De Rooy:
" L´arrivée au Cauberg ne changera rien"
Après avoir fait don de ses talents de rouleur à Panasonic ou Ti-Raleigh dans les années 80, Theo de Rooy veut maintenant apporter sa science de la course à la grande équipe néerlandaise, la Rabobank.
Avec 6 podiums dont 2 victoires pour ses coureurs sur les cinq dernières années, il semble savoir ce qu´est l´Amstel Gold Race...Interview
-L´Amstel Gold Race est-elle la course la plus importante de l´année pour vous?
-La plus importante, je ne pense pas...Toutes les courses sont importantes! Milan San Remo, le Tour des Flandres...l´Amstel c´est différent: c´est en Hollande, tous les yeux sont rivés sur la Rabobank. Il y a plus de pression. C´est vrai qu´en tant qu´hollandais ca donne une motivation supplémentaire aux coureurs.
-Le changement de parcours modifiera-t-il la physionomie de la course?
-Non, je ne pense pas, on verra les mêmes coureurs devant que l´année dernière. Ce seront toujours des coureurs style Bartoli, Ivanov, Boogerd, Van Petegem qui se retrouveront devant, des coureurs aussi rapides sur le plat qu´en montée.
-Pouvez-vous nous décrire le Cauberg?
-C´est une montée de 1.2km avec un passage à 12%. Il faut la monter grand plateau, surtout à l´arrivée. On met un 52*17, 53*17, 53*16...Après 250 km, certains coureurs auront les jambes vides et la feront avec le petit plateau, mais ceux qui veulent faire la différence arriveront avec le grand plateau. C´est une montée dure mais pour ceux qui se trouveront devant, une arrivée sur le plat ou en montée ca ne changera pas beaucoup. Ce qui peut changer un peu c´est la descente de Valkenburg pendant 2,5 km puis le virage très serré à gauche avant d´aborder la montée. S´il y a un petit groupe devant avec des coureurs qui viennent de rentrer et qui craignent le sprint, il y a la place pour attaquer en ville. Si ca se regarde, les audacieux peuvent l´emporter.

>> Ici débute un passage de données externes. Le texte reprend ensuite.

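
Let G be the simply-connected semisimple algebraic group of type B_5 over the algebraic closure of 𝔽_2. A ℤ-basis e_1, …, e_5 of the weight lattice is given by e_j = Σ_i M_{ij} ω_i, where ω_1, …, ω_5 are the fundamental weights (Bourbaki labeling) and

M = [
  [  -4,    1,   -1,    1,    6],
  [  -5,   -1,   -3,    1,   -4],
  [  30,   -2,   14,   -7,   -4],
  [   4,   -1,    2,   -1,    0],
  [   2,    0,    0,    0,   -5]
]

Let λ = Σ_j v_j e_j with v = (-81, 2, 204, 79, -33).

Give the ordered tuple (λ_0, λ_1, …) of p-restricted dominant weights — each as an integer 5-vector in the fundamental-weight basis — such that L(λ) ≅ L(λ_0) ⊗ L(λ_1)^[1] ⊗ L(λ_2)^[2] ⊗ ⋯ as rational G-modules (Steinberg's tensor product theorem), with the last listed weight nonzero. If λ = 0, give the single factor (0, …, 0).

((1, 0, 1, 1, 1), (1, 1, 0, 1, 1))

Change of basis e → ω: c = M·v where v = (-81, 2, 204, 79, -33):
  c_1 = (-4)·(-81) + 1·2 + (-1)·(204) + 1·79 + (6)·(-33) = 3
  c_2 = (-5)·(-81) + (-1)·(2) + (-3)·(204) + 1·79 + (-4)·(-33) = 2
  c_3 = (30)·(-81) + (-2)·(2) + 14·204 + (-7)·(79) + (-4)·(-33) = 1
  c_4 = (4)·(-81) + (-1)·(2) + 2·204 + (-1)·(79) + (0)·(-33) = 3
  c_5 = (2)·(-81) + 0·2 + 0·204 + 0·79 + (-5)·(-33) = 3
Expand coordinatewise in base 2:
  c_1 = 3 = 1·2^0 + 1·2^1
  c_2 = 2 = 0·2^0 + 1·2^1
  c_3 = 1 = 1·2^0
  c_4 = 3 = 1·2^0 + 1·2^1
  c_5 = 3 = 1·2^0 + 1·2^1
λ_0 = (1, 0, 1, 1, 1)
λ_1 = (1, 1, 0, 1, 1)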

-C´est une fin de course qu´il faut connaitre par coeur?
-OUi, comme tout le parcours en général. C´est le principal avantage pour nous avec le surplus de motivation. S´il y a beaucoup de vent, les coureurs savent exactement où se trouvent les endroits avec beaucoup de vent, où celui-ci peut jouer un rôle important.
-Avec Boogerd et Freire vous avec deux cartes à jouer!

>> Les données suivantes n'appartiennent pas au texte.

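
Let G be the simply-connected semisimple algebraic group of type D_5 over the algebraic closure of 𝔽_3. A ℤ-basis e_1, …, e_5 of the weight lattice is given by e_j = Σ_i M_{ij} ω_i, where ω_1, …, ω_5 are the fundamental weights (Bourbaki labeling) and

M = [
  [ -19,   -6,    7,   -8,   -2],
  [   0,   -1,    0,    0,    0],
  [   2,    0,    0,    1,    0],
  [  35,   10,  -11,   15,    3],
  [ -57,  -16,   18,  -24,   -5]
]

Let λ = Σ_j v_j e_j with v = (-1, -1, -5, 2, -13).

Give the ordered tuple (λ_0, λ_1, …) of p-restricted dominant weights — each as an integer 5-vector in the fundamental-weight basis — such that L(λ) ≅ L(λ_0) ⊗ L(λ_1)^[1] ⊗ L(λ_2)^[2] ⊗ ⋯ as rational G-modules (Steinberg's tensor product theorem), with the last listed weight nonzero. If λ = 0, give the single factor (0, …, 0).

Change of basis e → ω: c = M·v where v = (-1, -1, -5, 2, -13):
  c_1 = (-19)·(-1) + (-6)·(-1) + (7)·(-5) + (-8)·(2) + (-2)·(-13) = 0
  c_2 = (0)·(-1) + (-1)·(-1) + (0)·(-5) + (0)·(2) + (0)·(-13) = 1
  c_3 = (2)·(-1) + (0)·(-1) + (0)·(-5) + (1)·(2) + (0)·(-13) = 0
  c_4 = (35)·(-1) + (10)·(-1) + (-11)·(-5) + (15)·(2) + (3)·(-13) = 1
  c_5 = (-57)·(-1) + (-16)·(-1) + (18)·(-5) + (-24)·(2) + (-5)·(-13) = 0
p = 3; digits c_i = Σ_j d_{ij}·3^j, 0 ≤ d_{ij} < 3:
  c_1 = 0
  c_2 = 1 = 1·3^0
  c_3 = 0
  c_4 = 1 = 1·3^0
  c_5 = 0
λ_0 = (0, 1, 0, 1, 0)

((0, 1, 0, 1, 0),)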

-Je ne sais pas trop encore où en sont Boogerd et Freire..Boogerd était malade il y a une semaine et demie, Freire m´a dit cette semaine qu´il ne se sentait pas très bien... Maintenant ca va mieux mais ils manquent encore un peu de points de repère. Les années précédentes il y avait la Flèche et Liège-Bastogne-Liège avant l´Amstel, les favoris étaient plus clairs pour tout le monde.
-Un peu comme Dekker, qui n´a pas beaucoup couru?
-Oui, Dekker surtout...Il a fait la Semaine Catalane, le Tour du Pays Basque, il était un peu malade, mais maintenant il va mieux. Sa présence, sa créativité est toujours très importante pour l´équipe.
-Pourtant, sa victoire dans le GP Erik Breukink...
-Ah oui, mais il manquait vraiment de compétition dans la montagne! C´est une course tout à fait plate ca n´a rien à voir avec la Semaine Catalane ou les classiques! Mais je vois aussi un rôle très important pour Zberg et Wauters demain. Pour prendre l´avantage à un moment donné dans la course, s´ils sont devant et qu´ils peuvent faire travailler la concurrence, ils peuvent être importants.
-Michael Rasmussen peut-il être un bon coureur de classiques?
-Ca, on le verra la semaine prochaine! Mais en attendant, il semble plutôt aimer les courses par étapes, c´est un bon grimpeur.
-Quelle équipe vous semble la mieux armée face à vous?
-Fassa Bortolo! Il y a aussi Quick-Step et Armstrong, mais collectivement la Fassa Bortolo sera très forte. J´ai vu des choses incroyables dans Paris-Roubaix l´an dernier avec Ivanov qui crève, qui chute et qui rentre chaque fois: il m´a fait très grosse impression.
-Armstrong sera-t-il prêt, à votre avis?
-Evidemment, il viendra pas pour rien. S´il est là, c´est pour être dans le final.